If you make nodes, use a larger multiple of the disk’s block size. You can build even shorter trees. For example, it may not take much longer to read two adjacent 2KB blocks from a disk than it takes to read a single block. In that case, you could make the nodes twice as large and get trees that are even shorter. You might spend a tiny bit of extra time reading each node but you would need to read fewer nodes.

Another trick that can improve performance is to keep the tree’s root and first-level nodes in memory instead of requiring you to read them from disk every time you need them. For the previous tree with 2KB nodes holding up to 22 values, that would require caching 23 nodes totaling 46KB of memory. By sacrificing a measly 46KB of space, you can remove two disk accesses from a search that normally requires up to six, thus cutting your search time by a third. You still need to write those nodes to disk if they change but at least your searching will be faster. (You could cache the next level of nodes too, but 22 * 22 = 484 nodes on the next level, so the memory would start to add up.)
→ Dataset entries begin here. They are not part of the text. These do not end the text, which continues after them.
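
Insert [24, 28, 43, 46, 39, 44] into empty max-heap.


Insert 24: [24]
Insert 28: [28, 24]
Insert 43: [43, 24, 28]
Insert 46: [46, 43, 28, 24]
Insert 39: [46, 43, 28, 24, 39]
Insert 44: [46, 43, 44, 24, 39, 28]

Final heap: [46, 43, 44, 24, 39, 28]


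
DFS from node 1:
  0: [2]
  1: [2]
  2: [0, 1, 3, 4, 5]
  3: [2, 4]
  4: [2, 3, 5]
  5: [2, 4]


Visit 1, push [2]
Visit 2, push [5, 4, 3, 0]
Visit 0, push []
Visit 3, push [4]
Visit 4, push [5]
Visit 5, push []

DFS order: [1, 2, 0, 3, 4, 5]


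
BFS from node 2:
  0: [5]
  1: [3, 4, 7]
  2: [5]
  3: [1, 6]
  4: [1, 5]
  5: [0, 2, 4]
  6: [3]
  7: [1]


Visit 2, enqueue [5]
Visit 5, enqueue [0, 4]
Visit 0, enqueue []
Visit 4, enqueue [1]
Visit 1, enqueue [3, 7]
Visit 3, enqueue [6]
Visit 7, enqueue []
Visit 6, enqueue []

BFS order: [2, 5, 0, 4, 1, 3, 7, 6]


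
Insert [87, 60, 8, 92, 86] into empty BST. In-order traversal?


Insert 87: root
Insert 60: L from 87
Insert 8: L from 87 -> L from 60
Insert 92: R from 87
Insert 86: L from 87 -> R from 60

In-order: [8, 60, 86, 87, 92]


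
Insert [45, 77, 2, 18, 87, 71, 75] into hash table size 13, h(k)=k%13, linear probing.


Insert 45: h=6 -> slot 6
Insert 77: h=12 -> slot 12
Insert 2: h=2 -> slot 2
Insert 18: h=5 -> slot 5
Insert 87: h=9 -> slot 9
Insert 71: h=6, 1 probes -> slot 7
Insert 75: h=10 -> slot 10

Table: [None, None, 2, None, None, 18, 45, 71, None, 87, 75, None, 77]


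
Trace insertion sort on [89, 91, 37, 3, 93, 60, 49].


Initial: [89, 91, 37, 3, 93, 60, 49]
Insert 91: [89, 91, 37, 3, 93, 60, 49]
Insert 37: [37, 89, 91, 3, 93, 60, 49]
Insert 3: [3, 37, 89, 91, 93, 60, 49]
Insert 93: [3, 37, 89, 91, 93, 60, 49]
Insert 60: [3, 37, 60, 89, 91, 93, 49]
Insert 49: [3, 37, 49, 60, 89, 91, 93]

Sorted: [3, 37, 49, 60, 89, 91, 93]


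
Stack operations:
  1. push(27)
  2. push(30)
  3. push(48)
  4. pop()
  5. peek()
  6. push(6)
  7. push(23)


push(27) -> [27]
push(30) -> [27, 30]
push(48) -> [27, 30, 48]
pop()->48, [27, 30]
peek()->30
push(6) -> [27, 30, 6]
push(23) -> [27, 30, 6, 23]

Final stack: [27, 30, 6, 23]


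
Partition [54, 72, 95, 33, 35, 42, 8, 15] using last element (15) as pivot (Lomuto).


Pivot: 15
  8 <= 15: swap -> [8, 72, 95, 33, 35, 42, 54, 15]
Place pivot at 1: [8, 15, 95, 33, 35, 42, 54, 72]

Partitioned: [8, 15, 95, 33, 35, 42, 54, 72]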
Now You Know How B-trees Work
B-trees let you quickly search for values. They rebalance themselves as you add and remove values, so they always remain relatively short and wide and that makes searching for items in a B-tree extremely fast. For example, a B-tree containing one million values using nodes that each hold between 11 and 22 values needs to examine only six nodes at most before finding its target.

This article provided you a better understanding of how B-trees work and how databases build and maintain indexes. (In fact, many databases use B+trees but the main ideas are very similar.) To get an even better understanding, build one yourself! Or at least download the B-tree program that I built. It’s available in the download area in both Visual Basic and C# versions. I didn’t include the code in this article because it’s fairly involved, requiring both top-down and bottom-up recursion with multiple routines calling each other to navigate through the tree.